Литмир - Электронная Библиотека
Содержание  
A
A

Арчер идет даже дальше, вплоть до афоризма: «Формально в Лондоне Шекспир оставался иностранцем»{27}. Как любой афоризм, этот — преувеличение, но он наводит на мысль, почему в шекспировских пьесах так много персонажей-иностранцев.

Для коллективного сотрудничества в пьесе «Сэр Томас Мор» в чумные годы Шекспир мог быть приглашен как специалист не только по массовым сценам, но и по межнациональным отношениям. Мор выходит к лондонской толпе, чтобы остановить бунт, спровоцированный ксенофобией. Правда, трудно сказать, что Шекспир пытался остановить межнациональную рознь, когда в первой части «Генриха VI» изобразил французов как врагов во главе с их бешеной Жанной д'Арк…

Во времена цветущей политкорректности Шекспиру не устают пенять на то, что он шел на поводу у толпы лондонских ремесленников и подмастерьев с их традиционной ненавистью к иностранцам. О ее повседневном проявлении на улице не раз вспоминают путешественники по елизаветинской Англии. При малейшей провокации бытовая нелюбовь вспыхивала бунтом, который и вышел усмирить Томас Мор.

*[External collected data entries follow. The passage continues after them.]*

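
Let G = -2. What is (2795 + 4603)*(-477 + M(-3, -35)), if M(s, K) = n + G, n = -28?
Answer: -3750786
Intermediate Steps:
M(s, K) = -30 (M(s, K) = -28 - 2 = -30)
(2795 + 4603)*(-477 + M(-3, -35)) = (2795 + 4603)*(-477 - 30) = 7398*(-507) = -3750786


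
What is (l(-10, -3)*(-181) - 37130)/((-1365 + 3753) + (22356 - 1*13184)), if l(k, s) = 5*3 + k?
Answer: -7607/2312 ≈ -3.2902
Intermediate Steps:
l(k, s) = 15 + k
(l(-10, -3)*(-181) - 37130)/((-1365 + 3753) + (22356 - 1*13184)) = ((15 - 10)*(-181) - 37130)/((-1365 + 3753) + (22356 - 1*13184)) = (5*(-181) - 37130)/(2388 + (22356 - 13184)) = (-905 - 37130)/(2388 + 9172) = -38035/11560 = -38035*1/11560 = -7607/2312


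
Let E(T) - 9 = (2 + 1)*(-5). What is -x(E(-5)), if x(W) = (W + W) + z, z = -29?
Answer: 41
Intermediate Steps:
E(T) = -6 (E(T) = 9 + (2 + 1)*(-5) = 9 + 3*(-5) = 9 - 15 = -6)
x(W) = -29 + 2*W (x(W) = (W + W) - 29 = 2*W - 29 = -29 + 2*W)
-x(E(-5)) = -(-29 + 2*(-6)) = -(-29 - 12) = -1*(-41) = 41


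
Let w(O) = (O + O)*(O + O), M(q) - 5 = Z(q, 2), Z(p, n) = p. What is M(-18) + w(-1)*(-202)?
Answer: -821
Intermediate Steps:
M(q) = 5 + q
w(O) = 4*O**2 (w(O) = (2*O)*(2*O) = 4*O**2)
M(-18) + w(-1)*(-202) = (5 - 18) + (4*(-1)**2)*(-202) = -13 + (4*1)*(-202) = -13 + 4*(-202) = -13 - 808 = -821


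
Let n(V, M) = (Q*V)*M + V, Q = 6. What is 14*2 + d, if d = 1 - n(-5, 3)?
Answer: 124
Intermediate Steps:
n(V, M) = V + 6*M*V (n(V, M) = (6*V)*M + V = 6*M*V + V = V + 6*M*V)
d = 96 (d = 1 - (-5)*(1 + 6*3) = 1 - (-5)*(1 + 18) = 1 - (-5)*19 = 1 - 1*(-95) = 1 + 95 = 96)
14*2 + d = 14*2 + 96 = 28 + 96 = 124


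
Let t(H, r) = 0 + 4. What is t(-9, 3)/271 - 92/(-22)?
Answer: 12510/2981 ≈ 4.1966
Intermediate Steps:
t(H, r) = 4
t(-9, 3)/271 - 92/(-22) = 4/271 - 92/(-22) = 4*(1/271) - 92*(-1/22) = 4/271 + 46/11 = 12510/2981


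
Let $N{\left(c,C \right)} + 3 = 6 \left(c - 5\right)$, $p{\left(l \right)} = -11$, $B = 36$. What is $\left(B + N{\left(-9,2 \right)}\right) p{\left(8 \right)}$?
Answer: $561$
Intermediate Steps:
$N{\left(c,C \right)} = -33 + 6 c$ ($N{\left(c,C \right)} = -3 + 6 \left(c - 5\right) = -3 + 6 \left(-5 + c\right) = -3 + \left(-30 + 6 c\right) = -33 + 6 c$)
$\left(B + N{\left(-9,2 \right)}\right) p{\left(8 \right)} = \left(36 + \left(-33 + 6 \left(-9\right)\right)\right) \left(-11\right) = \left(36 - 87\right) \left(-11\right) = \left(-51\right) \left(-11\right) = 561$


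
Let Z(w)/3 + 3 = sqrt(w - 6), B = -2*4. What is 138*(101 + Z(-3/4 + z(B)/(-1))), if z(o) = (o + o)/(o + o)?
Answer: 12696 + 207*I*sqrt(31) ≈ 12696.0 + 1152.5*I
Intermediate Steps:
B = -8
z(o) = 1 (z(o) = (2*o)/((2*o)) = (2*o)*(1/(2*o)) = 1)
Z(w) = -9 + 3*sqrt(-6 + w) (Z(w) = -9 + 3*sqrt(w - 6) = -9 + 3*sqrt(-6 + w))
138*(101 + Z(-3/4 + z(B)/(-1))) = 138*(101 + (-9 + 3*sqrt(-6 + (-3/4 + 1/(-1))))) = 138*(101 + (-9 + 3*sqrt(-6 + (-3*1/4 + 1*(-1))))) = 138*(101 + (-9 + 3*sqrt(-6 + (-3/4 - 1)))) = 138*(101 + (-9 + 3*sqrt(-6 - 7/4))) = 138*(101 + (-9 + 3*sqrt(-31/4))) = 138*(101 + (-9 + 3*(I*sqrt(31)/2))) = 138*(101 + (-9 + 3*I*sqrt(31)/2)) = 138*(92 + 3*I*sqrt(31)/2) = 12696 + 207*I*sqrt(31)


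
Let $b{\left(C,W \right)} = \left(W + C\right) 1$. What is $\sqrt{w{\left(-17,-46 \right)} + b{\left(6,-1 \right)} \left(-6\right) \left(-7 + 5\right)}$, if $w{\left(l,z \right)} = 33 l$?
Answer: $i \sqrt{501} \approx 22.383 i$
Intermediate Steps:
$b{\left(C,W \right)} = C + W$ ($b{\left(C,W \right)} = \left(C + W\right) 1 = C + W$)
$\sqrt{w{\left(-17,-46 \right)} + b{\left(6,-1 \right)} \left(-6\right) \left(-7 + 5\right)} = \sqrt{33 \left(-17\right) + \left(6 - 1\right) \left(-6\right) \left(-7 + 5\right)} = \sqrt{-561 + 5 \left(-6\right) \left(-2\right)} = \sqrt{-561 - -60} = \sqrt{-561 + 60} = \sqrt{-501} = i \sqrt{501}$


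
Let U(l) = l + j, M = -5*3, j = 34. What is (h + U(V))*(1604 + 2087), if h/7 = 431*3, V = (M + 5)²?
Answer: 33901835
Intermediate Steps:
M = -15
V = 100 (V = (-15 + 5)² = (-10)² = 100)
U(l) = 34 + l (U(l) = l + 34 = 34 + l)
h = 9051 (h = 7*(431*3) = 7*1293 = 9051)
(h + U(V))*(1604 + 2087) = (9051 + (34 + 100))*(1604 + 2087) = (9051 + 134)*3691 = 9185*3691 = 33901835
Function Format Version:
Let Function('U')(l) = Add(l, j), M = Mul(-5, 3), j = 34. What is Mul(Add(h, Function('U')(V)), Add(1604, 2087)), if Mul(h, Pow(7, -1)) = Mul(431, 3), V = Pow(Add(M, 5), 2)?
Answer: 33901835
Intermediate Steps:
M = -15
V = 100 (V = Pow(Add(-15, 5), 2) = Pow(-10, 2) = 100)
Function('U')(l) = Add(34, l) (Function('U')(l) = Add(l, 34) = Add(34, l))
h = 9051 (h = Mul(7, Mul(431, 3)) = Mul(7, 1293) = 9051)
Mul(Add(h, Function('U')(V)), Add(1604, 2087)) = Mul(Add(9051, Add(34, 100)), Add(1604, 2087)) = Mul(Add(9051, 134), 3691) = Mul(9185, 3691) = 33901835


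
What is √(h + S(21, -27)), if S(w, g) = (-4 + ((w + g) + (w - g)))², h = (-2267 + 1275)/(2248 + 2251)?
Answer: 34*√25279881/4499 ≈ 37.997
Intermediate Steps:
h = -992/4499 ≈ -0.22049
S(w, g) = (-4 + 2*w)² (S(w, g) = (-4 + ((g + w) + (w - g)))² = (-4 + 2*w)²)
√(h + S(21, -27)) = √(-992/4499 + 4*(-2 + 21)²) = √(-992/4499 + 4*19²) = √(-992/4499 + 4*361) = √(-992/4499 + 1444) = √(6495564/4499) = 34*√25279881/4499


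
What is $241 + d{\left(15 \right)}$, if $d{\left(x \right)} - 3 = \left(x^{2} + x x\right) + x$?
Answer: $709$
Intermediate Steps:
$d{\left(x \right)} = 3 + x + 2 x^{2}$ ($d{\left(x \right)} = 3 + \left(\left(x^{2} + x x\right) + x\right) = 3 + \left(\left(x^{2} + x^{2}\right) + x\right) = 3 + \left(2 x^{2} + x\right) = 3 + \left(x + 2 x^{2}\right) = 3 + x + 2 x^{2}$)
$241 + d{\left(15 \right)} = 241 + \left(3 + 15 + 2 \cdot 15^{2}\right) = 241 + \left(3 + 15 + 2 \cdot 225\right) = 241 + \left(3 + 15 + 450\right) = 241 + 468 = 709$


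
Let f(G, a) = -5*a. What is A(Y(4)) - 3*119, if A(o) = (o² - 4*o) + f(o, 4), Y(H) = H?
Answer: -377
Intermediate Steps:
A(o) = -20 + o² - 4*o (A(o) = (o² - 4*o) - 5*4 = (o² - 4*o) - 20 = -20 + o² - 4*o)
A(Y(4)) - 3*119 = (-20 + 4² - 4*4) - 3*119 = (-20 + 16 - 16) - 357 = -20 - 357 = -377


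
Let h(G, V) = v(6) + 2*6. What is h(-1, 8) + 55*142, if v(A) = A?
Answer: 7828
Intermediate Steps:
h(G, V) = 18 (h(G, V) = 6 + 2*6 = 6 + 12 = 18)
h(-1, 8) + 55*142 = 18 + 55*142 = 18 + 7810 = 7828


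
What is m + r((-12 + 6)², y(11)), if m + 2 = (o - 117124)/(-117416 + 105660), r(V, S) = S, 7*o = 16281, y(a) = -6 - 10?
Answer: -677669/82292 ≈ -8.2349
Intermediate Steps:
y(a) = -16
o = 16281/7 (o = (⅐)*16281 = 16281/7 ≈ 2325.9)
m = 639003/82292 (m = -2 + (16281/7 - 117124)/(-117416 + 105660) = -2 - 803587/7/(-11756) = -2 - 803587/7*(-1/11756) = -2 + 803587/82292 = 639003/82292 ≈ 7.7651)
m + r((-12 + 6)², y(11)) = 639003/82292 - 16 = -677669/82292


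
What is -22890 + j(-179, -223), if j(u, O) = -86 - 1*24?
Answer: -23000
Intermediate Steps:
j(u, O) = -110 (j(u, O) = -86 - 24 = -110)
-22890 + j(-179, -223) = -22890 - 110 = -23000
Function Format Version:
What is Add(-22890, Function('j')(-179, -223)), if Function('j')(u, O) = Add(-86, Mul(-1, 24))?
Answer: -23000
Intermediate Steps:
Function('j')(u, O) = -110 (Function('j')(u, O) = Add(-86, -24) = -110)
Add(-22890, Function('j')(-179, -223)) = Add(-22890, -110) = -23000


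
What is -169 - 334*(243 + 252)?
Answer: -165499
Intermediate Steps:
-169 - 334*(243 + 252) = -169 - 334*495 = -169 - 165330 = -165499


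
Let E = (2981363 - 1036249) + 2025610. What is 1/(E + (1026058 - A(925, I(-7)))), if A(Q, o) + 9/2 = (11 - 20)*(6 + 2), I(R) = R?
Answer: 2/9993717 ≈ 2.0013e-7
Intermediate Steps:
A(Q, o) = -153/2 (A(Q, o) = -9/2 + (11 - 20)*(6 + 2) = -9/2 - 9*8 = -9/2 - 72 = -153/2)
E = 3970724 (E = 1945114 + 2025610 = 3970724)
1/(E + (1026058 - A(925, I(-7)))) = 1/(3970724 + (1026058 - 1*(-153/2))) = 1/(3970724 + (1026058 + 153/2)) = 1/(3970724 + 2052269/2) = 1/(9993717/2) = 2/9993717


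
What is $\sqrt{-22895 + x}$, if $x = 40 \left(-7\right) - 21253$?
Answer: $2 i \sqrt{11107} \approx 210.78 i$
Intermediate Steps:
$x = -21533$ ($x = -280 - 21253 = -21533$)
$\sqrt{-22895 + x} = \sqrt{-22895 - 21533} = \sqrt{-44428} = 2 i \sqrt{11107}$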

У Шекспира иностранец, путающийся в английском языке, — постоянный комический персонаж. В «Бесплодных усилиях любви» это испанец дон Адриано де Армадо. В «Виндзорских насмешницах» их несколько: врач француз Каюс и валлиец-священник сэр Хью Эванс. Кстати, он — «сэр» не в силу своей знатности, а в силу учености, как тот, кто получил степень Dominus от одного из университетов, отчего его дурной английский выглядит еще более неуместной и в то же время — сквозной характеристикой. Последняя в пьесе реплика, обращенная к нему, — слова мистера Форда: «Я никогда больше не буду подозревать свою жену, пока вы, мастер Эванс, не научитесь ухаживать за ней на хорошем английском».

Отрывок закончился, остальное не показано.